Osteoarthritis can be mainly classified into two. They are primary and secondary. The criterion for this classification is based on the different types of risk factors. Primary OA is mainly due to age where the reason for cartilage breakdown is not known or maybe due to genetics. Secondary OA is due to direct injury through sports or trauma, stress, inflammation, or other metabolic diseases. In this case, the cause may localize.
Grading is the process of classifying the disease based on its extent or severity. OA has been graded into 5 from grade 0 to grade 4
This was proposed by Kellgren and Lawrence and it is known as KL grading. The five grades have been proposed based on radiographic analysis of subjects. This was accepted as a standard measure by WHO in 1961. The grading has been done based on the narrowing of joint space and the formation of osteophytes.
- grade 0 (normal): no changes in knee x-ray
- grade 1 (minor): minimalistic joint space narrowing with possible osteophyte lipping
- grade 2 (mild): definite osteophytes and joint space narrowing
- grade 3 (moderate): multiple osteophytes, definite narrowing of joint space and some sclerosis and possible deformity of bone ends
- grade 4 (severe): large osteophytes, marked narrowing of joint space, severe sclerosis and definite deformity of bone ends
Grade 0 is considered normal. The subject will not exhibit any features for OA. The x-ray image from this grade is taken as a standard and the other grades are compared with this grade.
Grade 1 is known as the minor. It can be considered as the initial grade. The joint space has just started to decrease. Osteophyte refers to excess bone growth. It is also known as bone spurs since spur refers to kind to sharp material. This bone growth can be observed as sharp spikes. Here there is very minimal growth of excess bone. Bone spurs occur only at the bones adjacent to the joint. There will be very minor loss of cartilage but this does not contribute to the narrowing of the joint space. Subject in this stage is not confirmed with osteoarthritis. However, subjects having any of the risk factors become more prone to the disease
Grade 2 is known as mild. In this grade, the narrowing of the joint space is more and is visible through the x-ray. There will be also more formation of osteophytes. This grade can be considered as the precursor to many complications like bone dislocation and rubbing. None of these complications are seen in this grade but these complications are soon to occur. The subject in this grade is confirmed with osteoarthritis. Special care has to be taken by those in this grade and through proper medications, they can prevent those further complications.
Grade 3 is known as moderate. Obvious damage occurs to the cartilage and the joint space narrows even at a faster rate. Swelling of the joints starts to occur in this stage. Erosion of cartilage becomes prominent in this stage. The joints become rougher due to spurs leading to stiffness. Inflammation occurs at regular intervals. Subjects can experience popping sounds from the knee.

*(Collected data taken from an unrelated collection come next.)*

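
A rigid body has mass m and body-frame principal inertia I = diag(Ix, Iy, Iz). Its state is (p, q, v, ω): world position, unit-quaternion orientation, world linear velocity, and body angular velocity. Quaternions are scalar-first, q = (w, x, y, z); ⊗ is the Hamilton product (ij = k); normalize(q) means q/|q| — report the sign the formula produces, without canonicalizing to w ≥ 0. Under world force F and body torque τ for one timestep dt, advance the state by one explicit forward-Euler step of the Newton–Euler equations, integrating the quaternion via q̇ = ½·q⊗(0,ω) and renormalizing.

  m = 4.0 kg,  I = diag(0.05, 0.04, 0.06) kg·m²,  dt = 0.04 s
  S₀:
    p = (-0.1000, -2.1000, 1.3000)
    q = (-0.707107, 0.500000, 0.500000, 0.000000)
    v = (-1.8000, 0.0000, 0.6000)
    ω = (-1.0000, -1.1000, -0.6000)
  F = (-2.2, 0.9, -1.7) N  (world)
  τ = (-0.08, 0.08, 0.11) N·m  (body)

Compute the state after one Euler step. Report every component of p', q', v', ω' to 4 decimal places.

gyro term ω×Iω = (0.0132, -0.0060, -0.0110)
(τ − ω×Iω)/I = (-1.8640, 2.1500, 2.0167)
ω + α·dt = (-1.0746, -1.0140, -0.5193)
2q̇ = q⊗(0,ω) = (1.0500000, 0.4071070, 1.0778177, 0.3742642)
q + ½dt·q⊗(0,ω), renormalized = (-0.6858, 0.5079, 0.5213, 0.0075)
a = F/m = (-0.5500, 0.2250, -0.4250)
p + v·dt = (-0.1720, -2.1000, 1.3240)
v + (F/m)dt = (-1.8220, 0.0090, 0.5830)

p' = (-0.1720, -2.1000, 1.3240)
q' = (-0.6858, 0.5079, 0.5213, 0.0075)
v' = (-1.8220, 0.0090, 0.5830)
ω' = (-1.0746, -1.0140, -0.5193)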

Grade 4 is known as severe. It is the worst and highest grade of all. The changes become prominent and occur at larger scales. There will be no gap literally meaning the joint is absent. The bones start to rub over each other causing pain. The joint becomes stiff like a rock. The cartilage wears down and maximum growth of osteophyte is seen. Various cytokines are released at cartilage resulting in further death. Life would be dreadful for those in this grade. The arrow in the given X-ray indicates the bones are touching each other and there is no gap in between them.